Alien3

David Fincher, USA, 1992, 110 minutes

Poor Ripley. It's a shame for her. If having all her shipmates messily massacred, and discovering her employers were behind it, in Alien wasn't bad enough, she was returned to Earth to find out her daughter had grown old and died in the fifty odd years she drifted before Aliens. In that film she was so haunted by her experiences that she had to go out again to fight a whole colony of them. Her employers then tried to incubate one in her and she up having to fight the mother alien, one bitchy piece of slime.

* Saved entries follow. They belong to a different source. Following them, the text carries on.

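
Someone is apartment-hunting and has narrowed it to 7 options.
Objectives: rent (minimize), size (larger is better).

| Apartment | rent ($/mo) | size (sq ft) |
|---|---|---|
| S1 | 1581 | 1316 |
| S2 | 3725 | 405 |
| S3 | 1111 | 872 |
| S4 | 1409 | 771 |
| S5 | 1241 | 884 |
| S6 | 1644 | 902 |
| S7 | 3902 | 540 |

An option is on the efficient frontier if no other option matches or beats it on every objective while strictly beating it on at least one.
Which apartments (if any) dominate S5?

S1: worse on rent (1581 vs 1241).
S2: worse on rent (3725 vs 1241).
S3: worse on size (872 vs 884).
S4: worse on rent (1409 vs 1241).
S6: worse on rent (1644 vs 1241).
S7: worse on rent (3902 vs 1241).
No option dominates S5.

none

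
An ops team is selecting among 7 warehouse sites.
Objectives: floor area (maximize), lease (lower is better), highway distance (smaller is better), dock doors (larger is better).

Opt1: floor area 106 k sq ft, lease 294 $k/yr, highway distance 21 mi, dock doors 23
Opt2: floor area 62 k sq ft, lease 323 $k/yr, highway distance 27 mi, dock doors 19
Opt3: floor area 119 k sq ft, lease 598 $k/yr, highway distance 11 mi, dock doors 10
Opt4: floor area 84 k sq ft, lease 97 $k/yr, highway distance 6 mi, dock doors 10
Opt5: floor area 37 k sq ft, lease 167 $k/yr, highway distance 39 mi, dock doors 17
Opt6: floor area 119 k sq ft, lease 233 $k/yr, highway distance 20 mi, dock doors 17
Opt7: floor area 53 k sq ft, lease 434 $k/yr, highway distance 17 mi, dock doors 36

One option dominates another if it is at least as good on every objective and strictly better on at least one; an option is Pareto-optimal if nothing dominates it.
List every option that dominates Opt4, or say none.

Opt1: worse on lease (294 vs 97).
Opt2: worse on floor area (62 vs 84).
Opt3: worse on lease (598 vs 97).
Opt5: worse on floor area (37 vs 84).
Opt6: worse on lease (233 vs 97).
Opt7: worse on floor area (53 vs 84).
No option dominates Opt4.

none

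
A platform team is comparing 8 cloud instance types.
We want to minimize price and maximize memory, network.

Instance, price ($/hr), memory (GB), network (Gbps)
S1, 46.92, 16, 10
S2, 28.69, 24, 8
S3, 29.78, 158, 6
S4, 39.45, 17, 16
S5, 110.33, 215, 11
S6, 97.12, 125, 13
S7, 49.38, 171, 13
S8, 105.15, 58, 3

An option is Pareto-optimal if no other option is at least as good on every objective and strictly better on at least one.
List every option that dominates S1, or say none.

S4

S4: price 39.45≤46.92, memory 17≥16, network 16≥10 — dominates S1.
Others (S2, S3, S5, S6, S7, S8) are each worse than S1 on at least one objective.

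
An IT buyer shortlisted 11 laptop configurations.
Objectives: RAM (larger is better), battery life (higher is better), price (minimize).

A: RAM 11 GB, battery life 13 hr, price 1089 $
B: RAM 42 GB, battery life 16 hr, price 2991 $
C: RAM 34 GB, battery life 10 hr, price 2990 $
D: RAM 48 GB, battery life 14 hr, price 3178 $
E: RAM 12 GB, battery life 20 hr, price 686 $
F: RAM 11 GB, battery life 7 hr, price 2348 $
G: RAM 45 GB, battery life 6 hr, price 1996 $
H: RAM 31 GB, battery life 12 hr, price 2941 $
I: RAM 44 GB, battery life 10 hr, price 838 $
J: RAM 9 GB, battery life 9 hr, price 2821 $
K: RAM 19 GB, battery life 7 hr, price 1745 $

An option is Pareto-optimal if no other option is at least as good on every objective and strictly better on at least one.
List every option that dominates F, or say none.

A, E, I, K

A: RAM 11≥11, battery life 13≥7, price 1089≤2348 — dominates F.
E: RAM 12≥11, battery life 20≥7, price 686≤2348 — dominates F.
I: RAM 44≥11, battery life 10≥7, price 838≤2348 — dominates F.
K: RAM 19≥11, battery life 7≥7, price 1745≤2348 — dominates F.
Others (B, C, D, G, H, J) are each worse than F on at least one objective.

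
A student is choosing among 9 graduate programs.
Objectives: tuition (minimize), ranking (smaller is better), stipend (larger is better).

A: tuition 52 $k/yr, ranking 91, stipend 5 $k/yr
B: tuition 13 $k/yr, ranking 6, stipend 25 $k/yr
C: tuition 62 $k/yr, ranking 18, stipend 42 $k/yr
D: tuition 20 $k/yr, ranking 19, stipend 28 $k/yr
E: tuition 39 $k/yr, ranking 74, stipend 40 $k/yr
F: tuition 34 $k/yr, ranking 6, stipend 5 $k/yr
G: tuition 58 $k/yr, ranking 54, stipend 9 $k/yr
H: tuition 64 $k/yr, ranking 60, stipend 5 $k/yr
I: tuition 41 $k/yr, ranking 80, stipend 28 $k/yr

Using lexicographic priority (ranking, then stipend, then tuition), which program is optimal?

B

First minimize ranking: best is 6, kept {B, F}.
Then maximize stipend: best is 25, kept {B}.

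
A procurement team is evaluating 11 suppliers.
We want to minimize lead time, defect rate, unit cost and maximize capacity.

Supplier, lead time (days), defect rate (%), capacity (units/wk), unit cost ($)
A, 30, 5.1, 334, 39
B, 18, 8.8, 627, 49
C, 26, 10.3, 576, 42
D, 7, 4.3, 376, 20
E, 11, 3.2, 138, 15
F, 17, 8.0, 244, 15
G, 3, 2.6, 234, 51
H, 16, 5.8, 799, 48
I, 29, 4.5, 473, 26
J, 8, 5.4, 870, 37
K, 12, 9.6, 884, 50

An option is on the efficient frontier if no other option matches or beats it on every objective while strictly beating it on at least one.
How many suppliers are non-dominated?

A: dominated by D (lead time 7≤30, defect rate 4.3≤5.1, capacity 376≥334, unit cost 20≤39).
B: dominated by H (lead time 16≤18, defect rate 5.8≤8.8, capacity 799≥627, unit cost 48≤49).
C: dominated by J (lead time 8≤26, defect rate 5.4≤10.3, capacity 870≥576, unit cost 37≤42).
D: not dominated.
E: not dominated.
F: not dominated.
G: not dominated (best lead time).
H: dominated by J (lead time 8≤16, defect rate 5.4≤5.8, capacity 870≥799, unit cost 37≤48).
I: not dominated.
J: not dominated.
K: not dominated (best capacity).
Pareto-optimal: D, E, F, G, I, J, K → 7.

7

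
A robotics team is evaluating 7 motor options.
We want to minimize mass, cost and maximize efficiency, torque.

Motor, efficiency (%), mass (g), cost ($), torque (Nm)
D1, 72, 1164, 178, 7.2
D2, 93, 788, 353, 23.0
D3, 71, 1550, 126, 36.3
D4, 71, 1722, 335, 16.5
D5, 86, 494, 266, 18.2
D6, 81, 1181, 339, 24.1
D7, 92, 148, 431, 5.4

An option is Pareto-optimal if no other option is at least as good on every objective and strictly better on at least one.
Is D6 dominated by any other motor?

D1: worse on efficiency (72 vs 81).
D2: worse on cost (353 vs 339).
D3: worse on efficiency (71 vs 81).
D4: worse on efficiency (71 vs 81).
D5: worse on torque (18.2 vs 24.1).
D7: worse on cost (431 vs 339).
No option is at least as good as D6 on every objective and strictly better on one.

No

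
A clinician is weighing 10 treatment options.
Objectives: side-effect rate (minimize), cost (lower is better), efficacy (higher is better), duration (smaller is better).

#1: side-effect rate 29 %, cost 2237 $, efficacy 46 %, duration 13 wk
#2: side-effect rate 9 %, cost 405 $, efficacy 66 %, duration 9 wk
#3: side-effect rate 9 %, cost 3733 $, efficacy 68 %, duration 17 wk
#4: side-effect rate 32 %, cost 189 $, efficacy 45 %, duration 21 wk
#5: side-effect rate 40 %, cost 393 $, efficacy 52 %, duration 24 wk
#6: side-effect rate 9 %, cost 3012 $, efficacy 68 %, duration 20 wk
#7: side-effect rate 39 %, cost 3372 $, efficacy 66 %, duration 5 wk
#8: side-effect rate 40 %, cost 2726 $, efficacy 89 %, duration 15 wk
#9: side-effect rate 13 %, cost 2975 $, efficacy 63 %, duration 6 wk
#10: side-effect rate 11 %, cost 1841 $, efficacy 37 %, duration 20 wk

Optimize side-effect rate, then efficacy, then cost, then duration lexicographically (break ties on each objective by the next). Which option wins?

#6

First minimize side-effect rate: best is 9, kept {#2, #3, #6}.
Then maximize efficacy: best is 68, kept {#3, #6}.
Then minimize cost: best is 3012, kept {#6}.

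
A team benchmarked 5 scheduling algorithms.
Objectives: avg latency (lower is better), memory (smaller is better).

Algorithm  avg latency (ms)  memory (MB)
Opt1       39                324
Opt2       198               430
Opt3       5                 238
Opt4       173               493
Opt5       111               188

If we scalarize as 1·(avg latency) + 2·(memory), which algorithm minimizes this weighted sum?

Opt1: 1·39 + 2·324 = 687
Opt2: 1·198 + 2·430 = 1058
Opt3: 1·5 + 2·238 = 481
Opt4: 1·173 + 2·493 = 1159
Opt5: 1·111 + 2·188 = 487
Lowest: Opt3 at 481.

Opt3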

Without giving away the start of Alien3, suffice to say that it's A Real Bummer for her. She shortly finds herself on the prison colony Fury 161, home to an all-male sect of violent repeat offenders who have turned to religion in their own twisted way. Things are bad enough, for she is a kind of alien here. Then a couple of horrible deaths provide the premonition, and yap, one of them nasty slimy sorts is around. Transport? None. Weapons? The odd kitchen knife. Couple of fire axes. This is a prison, remember. Just as things are hitting an all-time low, Ripley finds out something even worse.

Despite the title's promised two new dimensions of acid-blooded terror, Alien3 is much more like the original, with a single alien creeping around those omnipresent ventilation ducts. Yuck value is provided by several close-up injections, bits of dog, and large pieces of churning machinery. Ripley's relationship with several inmates is interesting, fleshing her out beyond the butch "woman's woman" stereotype. Also worth a mention is the unusually high "fuck" count. First-time director David Fincher has stamped his own style on this film and it's worth watching. Check it out, but be careful what you sit beneath.